Reuters : Iran’s use of a swarm of small, fast boats to seize two container ships near the Strait of Hormuz could undermine suggestions U.S. forces have disabled its naval threat and reveals the challenges facing reopening one of the world’s most important oil export routes.
U.S. President Donald Trump on Monday acknowledged that while Iran’s conventional navy had been largely destroyed, its “fast-attack ships” had not been considered much of a threat.
He said any such vessels coming near a U.S. blockade set up outside the strait would be “immediately ELIMINATED” using the “same system of kill” deployed in the Caribbean and Pacific where U.S. air strikes have hit suspected drug boats and killed at least 110 people.

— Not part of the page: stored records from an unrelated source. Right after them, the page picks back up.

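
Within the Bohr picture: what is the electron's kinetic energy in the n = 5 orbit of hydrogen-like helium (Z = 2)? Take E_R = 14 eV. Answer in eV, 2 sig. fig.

For a Coulomb orbit the virial theorem gives K = −E_n.
E_n = −E_R·Z²/n², so K = E_R·Z²/n² = 14 × 2²/5² = 2.2 eV

2.2 eV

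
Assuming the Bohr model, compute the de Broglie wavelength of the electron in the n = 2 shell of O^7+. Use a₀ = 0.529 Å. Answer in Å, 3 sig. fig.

The Bohr quantisation condition is nλ = 2πr_n.
r_n = n²a₀/Z = 0.265 Å
λ = 2πr_n/n = 2π·0.265/2 = 0.831 Å

0.831 Å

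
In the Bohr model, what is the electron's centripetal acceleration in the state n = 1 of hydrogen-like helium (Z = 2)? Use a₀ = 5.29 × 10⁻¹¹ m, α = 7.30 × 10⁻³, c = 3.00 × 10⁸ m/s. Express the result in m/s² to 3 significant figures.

7.25 × 10²³ m/s²

r = n²a₀/Z = 2.65 × 10⁻¹¹ m, v = Zαc/n = 4.38 × 10⁶ m/s
a = v²/r = (4.38 × 10⁶)² / 2.65 × 10⁻¹¹ = 7.25 × 10²³ m/s²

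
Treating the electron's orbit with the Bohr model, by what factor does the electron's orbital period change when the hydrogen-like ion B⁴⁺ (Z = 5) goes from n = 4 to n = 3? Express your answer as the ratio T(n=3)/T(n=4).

27/64

T ∝ Z^-2 · n^3; with Z fixed, T ∝ n^3.
T(n=3)/T(n=4) = (3/4)^3 = 27/64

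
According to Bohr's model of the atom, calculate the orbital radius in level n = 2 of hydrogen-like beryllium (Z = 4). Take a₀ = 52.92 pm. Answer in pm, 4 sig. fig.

r_n = n²a₀/Z = 2² × 52.92 / 4
    = 4 × 52.92 / 4 = 52.92 pm

52.92 pm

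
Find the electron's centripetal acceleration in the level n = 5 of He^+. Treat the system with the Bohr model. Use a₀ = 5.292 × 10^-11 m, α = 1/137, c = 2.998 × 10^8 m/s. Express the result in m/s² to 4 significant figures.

r = n²a₀/Z = 6.615 × 10^-10 m, v = Zαc/n = 8.753 × 10^5 m/s
a = v²/r = (8.753 × 10^5)² / 6.615 × 10^-10 = 1.158 × 10^21 m/s²

1.158 × 10^21 m/s²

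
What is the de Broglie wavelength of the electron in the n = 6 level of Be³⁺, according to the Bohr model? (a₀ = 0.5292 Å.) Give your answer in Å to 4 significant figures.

The Bohr quantisation condition is nλ = 2πr_n.
r_n = n²a₀/Z = 4.763 Å
λ = 2πr_n/n = 2π·4.763/6 = 4.988 Å

4.988 Å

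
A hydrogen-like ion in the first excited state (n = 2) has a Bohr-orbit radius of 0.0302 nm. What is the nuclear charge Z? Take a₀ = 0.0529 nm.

r_n = n²a₀/Z ⇒ Z = n²a₀/r = 2² × 0.0529 / 0.0302 ≈ 7.01
Z = 7

7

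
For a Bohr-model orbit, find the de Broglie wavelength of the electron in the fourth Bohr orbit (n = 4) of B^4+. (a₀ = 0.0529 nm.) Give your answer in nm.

The Bohr quantisation condition is nλ = 2πr_n.
r_n = n²a₀/Z = 0.169 nm
λ = 2πr_n/n = 2π·0.169/4 = 0.266 nm

0.266 nm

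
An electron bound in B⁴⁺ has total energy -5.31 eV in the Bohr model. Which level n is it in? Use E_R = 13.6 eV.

8

E_n = −E_R Z²/n² ⇒ n² = E_R Z²/(−E_n) = 13.6 × 5² / 5.31 ≈ 64.03
n = 8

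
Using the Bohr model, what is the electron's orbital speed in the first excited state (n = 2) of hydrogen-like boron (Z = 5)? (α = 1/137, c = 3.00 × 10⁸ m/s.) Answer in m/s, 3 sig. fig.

5.47 × 10⁶ m/s

v_n = Zαc/n = 5 × 0.00730 × 3.00 × 10⁸ / 2
    = 5.47 × 10⁶ m/s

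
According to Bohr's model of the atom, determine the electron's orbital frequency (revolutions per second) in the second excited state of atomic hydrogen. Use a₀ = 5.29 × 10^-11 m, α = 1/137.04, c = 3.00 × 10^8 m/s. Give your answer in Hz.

r = n²a₀/Z = 4.76 × 10^-10 m, v = Zαc/n = 7.30 × 10^5 m/s
f = v/(2πr) = 2.44 × 10^14 Hz

2.44 × 10^14 Hz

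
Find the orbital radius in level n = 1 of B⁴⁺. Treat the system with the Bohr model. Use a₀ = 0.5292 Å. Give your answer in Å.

0.1058 Å

r_n = n²a₀/Z = 1² × 0.5292 / 5
    = 1 × 0.5292 / 5 = 0.1058 Å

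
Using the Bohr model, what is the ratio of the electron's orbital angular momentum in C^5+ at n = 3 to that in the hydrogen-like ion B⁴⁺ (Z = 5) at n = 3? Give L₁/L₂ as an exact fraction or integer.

1

L = nℏ is independent of Z.
L₁/L₂ = n₁/n₂ = 3/3 = 1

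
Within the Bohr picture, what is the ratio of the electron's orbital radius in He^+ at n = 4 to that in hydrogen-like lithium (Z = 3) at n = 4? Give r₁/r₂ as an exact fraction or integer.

3/2

r ∝ Z^-1 · n^2
r₁/r₂ = (2/3)^-1 · (4/4)^2 = 3/2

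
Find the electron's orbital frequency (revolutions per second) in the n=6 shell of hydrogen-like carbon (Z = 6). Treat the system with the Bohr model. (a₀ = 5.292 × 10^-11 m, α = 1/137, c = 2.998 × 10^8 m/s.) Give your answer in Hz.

1.097 × 10^15 Hz

r = n²a₀/Z = 3.175 × 10^-10 m, v = Zαc/n = 2.188 × 10^6 m/s
f = v/(2πr) = 1.097 × 10^15 Hz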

Those boats were not attacking large, unarmed commercial ships, however, nor nearly as heavily armed, with Iran’s Revolutionary Guards packing heavy machineguns, rocket launchers and, in some cases, anti-ship missiles.

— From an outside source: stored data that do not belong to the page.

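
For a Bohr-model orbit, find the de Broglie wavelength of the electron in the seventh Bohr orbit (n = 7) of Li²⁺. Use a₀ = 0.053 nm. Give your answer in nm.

0.78 nm

The Bohr quantisation condition is nλ = 2πr_n.
r_n = n²a₀/Z = 0.87 nm
λ = 2πr_n/n = 2π·0.87/7 = 0.78 nm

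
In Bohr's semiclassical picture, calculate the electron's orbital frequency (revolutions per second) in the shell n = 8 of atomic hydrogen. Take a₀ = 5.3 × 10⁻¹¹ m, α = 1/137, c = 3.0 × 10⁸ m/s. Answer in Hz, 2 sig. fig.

r = n²a₀/Z = 3.4 × 10⁻⁹ m, v = Zαc/n = 2.7 × 10⁵ m/s
f = v/(2πr) = 1.3 × 10¹³ Hz

1.3 × 10¹³ Hz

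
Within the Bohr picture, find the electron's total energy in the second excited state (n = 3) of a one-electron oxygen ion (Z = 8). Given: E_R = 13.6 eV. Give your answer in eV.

-96.7 eV

E_n = −E_R·Z²/n² = −13.6 × 8²/3² = -96.7 eV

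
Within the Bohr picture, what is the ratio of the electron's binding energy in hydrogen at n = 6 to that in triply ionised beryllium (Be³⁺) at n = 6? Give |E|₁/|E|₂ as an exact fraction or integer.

1/16

|E| ∝ Z^2 · n^-2
|E|₁/|E|₂ = (1/4)^2 · (6/6)^-2 = 1/16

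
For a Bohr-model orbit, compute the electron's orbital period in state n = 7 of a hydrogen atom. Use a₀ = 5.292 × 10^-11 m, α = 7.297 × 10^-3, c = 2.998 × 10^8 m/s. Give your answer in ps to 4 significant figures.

r = n²a₀/Z = 7²·5.292 × 10^-11/1 = 2.593 × 10^-9 m
v = Zαc/n = 1·0.007297·2.998 × 10^8/7 = 3.125 × 10^5 m/s
T = 2πr/v = 5.213 × 10^-14 s = 0.05213 ps

0.05213 ps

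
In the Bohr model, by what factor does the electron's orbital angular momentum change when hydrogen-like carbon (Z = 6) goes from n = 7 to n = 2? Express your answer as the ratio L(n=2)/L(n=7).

2/7

L = nℏ depends only on n, so L ∝ n.
L(n=2)/L(n=7) = (2/7)^1 = 2/7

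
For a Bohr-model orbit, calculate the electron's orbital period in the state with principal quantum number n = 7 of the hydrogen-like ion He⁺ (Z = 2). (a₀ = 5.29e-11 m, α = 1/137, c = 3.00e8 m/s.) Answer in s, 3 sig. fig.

r = n²a₀/Z = 7²·5.29e-11/2 = 1.30e-9 m
v = Zαc/n = 2·0.00730·3.00e8/7 = 6.26e5 m/s
T = 2πr/v = 1.30e-14 s

1.30e-14 s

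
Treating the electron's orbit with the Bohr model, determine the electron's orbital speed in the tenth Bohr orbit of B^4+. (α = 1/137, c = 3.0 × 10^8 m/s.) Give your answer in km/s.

v_n = Zαc/n = 5 × 0.0073 × 3.0 × 10^8 / 10
    = 1100 km/s

1100 km/s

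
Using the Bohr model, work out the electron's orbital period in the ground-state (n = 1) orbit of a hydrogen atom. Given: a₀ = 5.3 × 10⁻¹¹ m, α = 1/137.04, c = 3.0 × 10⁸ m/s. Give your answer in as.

r = n²a₀/Z = 1²·5.3 × 10⁻¹¹/1 = 5.3 × 10⁻¹¹ m
v = Zαc/n = 1·0.0073·3.0 × 10⁸/1 = 2.2 × 10⁶ m/s
T = 2πr/v = 1.5 × 10⁻¹⁶ s = 150 as

150 as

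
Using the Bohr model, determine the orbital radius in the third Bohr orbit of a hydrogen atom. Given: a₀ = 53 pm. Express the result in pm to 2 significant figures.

r_n = n²a₀/Z = 3² × 53 / 1
    = 9 × 53 / 1 = 480 pm

480 pm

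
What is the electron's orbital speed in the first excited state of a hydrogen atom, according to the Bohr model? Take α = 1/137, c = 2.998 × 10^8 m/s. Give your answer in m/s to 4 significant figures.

1.094 × 10^6 m/s

v_n = Zαc/n = 1 × 0.007299 × 2.998 × 10^8 / 2
    = 1.094 × 10^6 m/s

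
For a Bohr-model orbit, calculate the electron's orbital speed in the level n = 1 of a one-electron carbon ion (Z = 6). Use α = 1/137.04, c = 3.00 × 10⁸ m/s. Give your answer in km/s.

v_n = Zαc/n = 6 × 0.00730 × 3.00 × 10⁸ / 1
    = 1.31 × 10⁴ km/s

1.31 × 10⁴ km/s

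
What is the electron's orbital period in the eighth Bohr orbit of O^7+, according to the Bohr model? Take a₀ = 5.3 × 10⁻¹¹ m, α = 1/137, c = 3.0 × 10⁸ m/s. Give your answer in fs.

r = n²a₀/Z = 8²·5.3 × 10⁻¹¹/8 = 4.2 × 10⁻¹⁰ m
v = Zαc/n = 8·0.0073·3.0 × 10⁸/8 = 2.2 × 10⁶ m/s
T = 2πr/v = 1.2 × 10⁻¹⁵ s = 1.2 fs

1.2 fs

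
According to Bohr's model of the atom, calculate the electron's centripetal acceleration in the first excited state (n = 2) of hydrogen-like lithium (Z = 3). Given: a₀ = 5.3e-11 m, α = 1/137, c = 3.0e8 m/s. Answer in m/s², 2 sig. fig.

1.5e23 m/s²

r = n²a₀/Z = 7.1e-11 m, v = Zαc/n = 3.3e6 m/s
a = v²/r = (3.3e6)² / 7.1e-11 = 1.5e23 m/s²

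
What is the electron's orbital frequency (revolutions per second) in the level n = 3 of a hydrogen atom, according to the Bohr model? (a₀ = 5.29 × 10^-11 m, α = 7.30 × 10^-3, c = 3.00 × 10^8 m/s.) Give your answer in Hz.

2.44 × 10^14 Hz

r = n²a₀/Z = 4.76 × 10^-10 m, v = Zαc/n = 7.30 × 10^5 m/s
f = v/(2πr) = 2.44 × 10^14 Hz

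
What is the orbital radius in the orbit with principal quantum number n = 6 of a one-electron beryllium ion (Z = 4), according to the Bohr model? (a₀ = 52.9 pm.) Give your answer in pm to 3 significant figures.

r_n = n²a₀/Z = 6² × 52.9 / 4
    = 36 × 52.9 / 4 = 476 pm

476 pm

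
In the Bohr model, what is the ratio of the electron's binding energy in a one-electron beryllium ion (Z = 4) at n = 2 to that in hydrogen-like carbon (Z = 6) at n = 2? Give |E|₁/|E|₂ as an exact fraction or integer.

4/9

|E| ∝ Z^2 · n^-2
|E|₁/|E|₂ = (4/6)^2 · (2/2)^-2 = 4/9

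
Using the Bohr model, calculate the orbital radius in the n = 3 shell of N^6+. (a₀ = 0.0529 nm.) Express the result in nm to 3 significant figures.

r_n = n²a₀/Z = 3² × 0.0529 / 7
    = 9 × 0.0529 / 7 = 0.0680 nm

0.0680 nm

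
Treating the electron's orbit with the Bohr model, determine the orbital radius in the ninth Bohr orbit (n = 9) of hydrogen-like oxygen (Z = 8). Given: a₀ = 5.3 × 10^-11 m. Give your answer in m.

r_n = n²a₀/Z = 9² × 5.3 × 10^-11 / 8
    = 81 × 5.3 × 10^-11 / 8 = 5.4 × 10^-10 m

5.4 × 10^-10 m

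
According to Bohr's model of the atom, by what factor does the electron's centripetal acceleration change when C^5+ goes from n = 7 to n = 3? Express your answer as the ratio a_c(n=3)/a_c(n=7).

a_c ∝ Z^3 · n^-4; with Z fixed, a_c ∝ n^-4.
a_c(n=3)/a_c(n=7) = (3/7)^-4 = 2401/81

2401/81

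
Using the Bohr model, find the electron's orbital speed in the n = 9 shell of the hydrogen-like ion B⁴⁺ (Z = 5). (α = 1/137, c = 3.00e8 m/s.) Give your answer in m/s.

1.22e6 m/s

v_n = Zαc/n = 5 × 0.00730 × 3.00e8 / 9
    = 1.22e6 m/s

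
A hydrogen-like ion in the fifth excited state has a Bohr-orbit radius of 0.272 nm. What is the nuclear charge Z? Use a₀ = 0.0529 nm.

7

r_n = n²a₀/Z ⇒ Z = n²a₀/r = 6² × 0.0529 / 0.272 ≈ 7.00
Z = 7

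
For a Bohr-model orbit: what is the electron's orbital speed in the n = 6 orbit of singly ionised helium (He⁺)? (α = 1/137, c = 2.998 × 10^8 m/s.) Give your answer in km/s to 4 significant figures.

729.4 km/s

v_n = Zαc/n = 2 × 0.007299 × 2.998 × 10^8 / 6
    = 729.4 km/s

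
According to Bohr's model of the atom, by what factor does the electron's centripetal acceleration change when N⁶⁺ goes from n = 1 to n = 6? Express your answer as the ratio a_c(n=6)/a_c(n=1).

a_c ∝ Z^3 · n^-4; with Z fixed, a_c ∝ n^-4.
a_c(n=6)/a_c(n=1) = (6/1)^-4 = 1/1296

1/1296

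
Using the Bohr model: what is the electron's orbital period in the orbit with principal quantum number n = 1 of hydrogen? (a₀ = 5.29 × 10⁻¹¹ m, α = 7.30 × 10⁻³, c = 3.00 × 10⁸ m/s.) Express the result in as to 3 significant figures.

r = n²a₀/Z = 1²·5.29 × 10⁻¹¹/1 = 5.29 × 10⁻¹¹ m
v = Zαc/n = 1·0.00730·3.00 × 10⁸/1 = 2.19 × 10⁶ m/s
T = 2πr/v = 1.52 × 10⁻¹⁶ s = 152 as

152 as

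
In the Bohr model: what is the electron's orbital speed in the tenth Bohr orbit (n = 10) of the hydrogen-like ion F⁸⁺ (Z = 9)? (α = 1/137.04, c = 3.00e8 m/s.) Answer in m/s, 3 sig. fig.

v_n = Zαc/n = 9 × 0.00730 × 3.00e8 / 10
    = 1.97e6 m/s

1.97e6 m/s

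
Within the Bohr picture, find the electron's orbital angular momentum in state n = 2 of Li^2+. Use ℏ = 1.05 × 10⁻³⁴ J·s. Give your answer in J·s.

2.10 × 10⁻³⁴ J·s

L_n = nℏ = 2 × 1.05 × 10⁻³⁴ = 2.10 × 10⁻³⁴ J·s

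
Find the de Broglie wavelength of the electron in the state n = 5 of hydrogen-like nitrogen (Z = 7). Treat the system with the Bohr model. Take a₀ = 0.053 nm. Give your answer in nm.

0.24 nm

The Bohr quantisation condition is nλ = 2πr_n.
r_n = n²a₀/Z = 0.19 nm
λ = 2πr_n/n = 2π·0.19/5 = 0.24 nm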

Speedboat attacks now form part of a “layered system of threats,” alongside “shore-based missiles, drones, mines and electronic interference to create uncertainty and slow decision-making,” Greek maritime security company Diaplous told Reuters.
Before this week, Iran had relied on missile and drone strikes to hit shipping traffic around the strait, a route which normally handles 20% of the world’s daily oil and liquefied natural gas supply.

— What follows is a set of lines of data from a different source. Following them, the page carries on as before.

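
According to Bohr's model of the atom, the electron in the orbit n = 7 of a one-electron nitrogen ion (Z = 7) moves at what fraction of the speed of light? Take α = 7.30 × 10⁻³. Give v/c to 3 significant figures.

0.00730

v_n = Zαc/n, so v/c = Zα/n = 7 × 0.00730 / 7 = 0.00730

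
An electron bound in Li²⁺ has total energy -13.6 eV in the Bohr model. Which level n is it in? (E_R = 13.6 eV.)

3

E_n = −E_R Z²/n² ⇒ n² = E_R Z²/(−E_n) = 13.6 × 3² / 13.6 ≈ 9.00
n = 3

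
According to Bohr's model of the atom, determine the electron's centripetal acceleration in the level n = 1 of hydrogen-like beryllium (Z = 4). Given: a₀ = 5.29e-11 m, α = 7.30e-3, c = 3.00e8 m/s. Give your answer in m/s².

5.80e24 m/s²

r = n²a₀/Z = 1.32e-11 m, v = Zαc/n = 8.76e6 m/s
a = v²/r = (8.76e6)² / 1.32e-11 = 5.80e24 m/s²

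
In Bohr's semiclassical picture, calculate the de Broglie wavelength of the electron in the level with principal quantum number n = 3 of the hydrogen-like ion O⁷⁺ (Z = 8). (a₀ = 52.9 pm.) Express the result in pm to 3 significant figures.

125 pm

The Bohr quantisation condition is nλ = 2πr_n.
r_n = n²a₀/Z = 59.5 pm
λ = 2πr_n/n = 2π·59.5/3 = 125 pm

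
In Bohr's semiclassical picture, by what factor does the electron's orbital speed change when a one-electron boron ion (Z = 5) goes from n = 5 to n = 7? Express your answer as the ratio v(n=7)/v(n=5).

5/7

v ∝ Z^1 · n^-1; with Z fixed, v ∝ n^-1.
v(n=7)/v(n=5) = (7/5)^-1 = 5/7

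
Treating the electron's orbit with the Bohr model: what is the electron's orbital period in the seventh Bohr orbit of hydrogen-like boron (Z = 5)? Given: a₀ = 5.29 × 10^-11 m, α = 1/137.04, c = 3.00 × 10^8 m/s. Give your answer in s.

2.08 × 10^-15 s

r = n²a₀/Z = 7²·5.29 × 10^-11/5 = 5.18 × 10^-10 m
v = Zαc/n = 5·0.00730·3.00 × 10^8/7 = 1.56 × 10^6 m/s
T = 2πr/v = 2.08 × 10^-15 s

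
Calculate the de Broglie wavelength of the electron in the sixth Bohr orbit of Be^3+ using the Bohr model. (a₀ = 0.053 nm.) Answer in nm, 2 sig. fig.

0.50 nm

The Bohr quantisation condition is nλ = 2πr_n.
r_n = n²a₀/Z = 0.48 nm
λ = 2πr_n/n = 2π·0.48/6 = 0.50 nm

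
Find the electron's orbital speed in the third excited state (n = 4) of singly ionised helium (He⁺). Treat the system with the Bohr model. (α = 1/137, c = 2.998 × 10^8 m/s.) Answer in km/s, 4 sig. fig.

1094 km/s

v_n = Zαc/n = 2 × 0.007299 × 2.998 × 10^8 / 4
    = 1094 km/s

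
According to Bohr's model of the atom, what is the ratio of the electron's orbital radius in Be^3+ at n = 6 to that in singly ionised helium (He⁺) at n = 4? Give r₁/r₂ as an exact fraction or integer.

9/8

r ∝ Z^-1 · n^2
r₁/r₂ = (4/2)^-1 · (6/4)^2 = 9/8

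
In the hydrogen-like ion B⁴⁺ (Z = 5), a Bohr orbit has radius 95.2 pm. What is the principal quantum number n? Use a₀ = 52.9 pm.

3

r_n = n²a₀/Z ⇒ n² = rZ/a₀ = 95.2 × 5 / 52.9 ≈ 9.00
n = 3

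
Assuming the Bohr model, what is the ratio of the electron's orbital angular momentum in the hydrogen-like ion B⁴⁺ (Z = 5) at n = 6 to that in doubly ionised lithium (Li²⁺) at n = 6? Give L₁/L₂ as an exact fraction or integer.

L = nℏ is independent of Z.
L₁/L₂ = n₁/n₂ = 6/6 = 1

1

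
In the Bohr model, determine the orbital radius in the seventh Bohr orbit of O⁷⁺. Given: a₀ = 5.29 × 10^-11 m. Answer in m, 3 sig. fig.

r_n = n²a₀/Z = 7² × 5.29 × 10^-11 / 8
    = 49 × 5.29 × 10^-11 / 8 = 3.24 × 10^-10 m

3.24 × 10^-10 m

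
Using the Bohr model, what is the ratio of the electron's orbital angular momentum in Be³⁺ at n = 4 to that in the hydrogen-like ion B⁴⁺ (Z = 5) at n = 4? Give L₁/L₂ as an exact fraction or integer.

1

L = nℏ is independent of Z.
L₁/L₂ = n₁/n₂ = 4/4 = 1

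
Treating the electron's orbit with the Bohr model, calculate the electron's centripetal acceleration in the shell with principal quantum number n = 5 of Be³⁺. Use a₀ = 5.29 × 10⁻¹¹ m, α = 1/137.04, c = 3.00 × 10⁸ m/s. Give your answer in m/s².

9.28 × 10²¹ m/s²

r = n²a₀/Z = 3.31 × 10⁻¹⁰ m, v = Zαc/n = 1.75 × 10⁶ m/s
a = v²/r = (1.75 × 10⁶)² / 3.31 × 10⁻¹⁰ = 9.28 × 10²¹ m/s²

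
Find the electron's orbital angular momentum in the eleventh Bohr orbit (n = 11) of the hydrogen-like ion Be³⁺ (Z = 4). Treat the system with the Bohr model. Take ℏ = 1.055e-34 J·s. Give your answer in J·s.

1.160e-33 J·s

L_n = nℏ = 11 × 1.055e-34 = 1.160e-33 J·s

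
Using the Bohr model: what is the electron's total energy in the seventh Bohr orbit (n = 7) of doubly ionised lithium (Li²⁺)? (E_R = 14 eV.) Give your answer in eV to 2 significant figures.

E_n = −E_R·Z²/n² = −14 × 3²/7² = -2.6 eV

-2.6 eV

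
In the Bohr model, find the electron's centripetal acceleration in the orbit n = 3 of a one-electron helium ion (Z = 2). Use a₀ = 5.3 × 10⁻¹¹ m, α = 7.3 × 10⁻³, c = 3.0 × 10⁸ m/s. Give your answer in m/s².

r = n²a₀/Z = 2.4 × 10⁻¹⁰ m, v = Zαc/n = 1.5 × 10⁶ m/s
a = v²/r = (1.5 × 10⁶)² / 2.4 × 10⁻¹⁰ = 8.9 × 10²¹ m/s²

8.9 × 10²¹ m/s²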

Those attacks had stopped with the April 8 ceasefire.
The seizure of the two container ships by Iran followed Washington imposing a blockade on Iran’s trade by sea and the start of it intercepting Iran-linked oil tankers and other ships.
“The civilian shipping industry is not equipped to prevent Iranian armed forces from seizing vessels,” said Daniel Mueller, a senior analyst at British maritime security company Ambrey. Typically, about a dozen boats are used in a seizure operation, he added.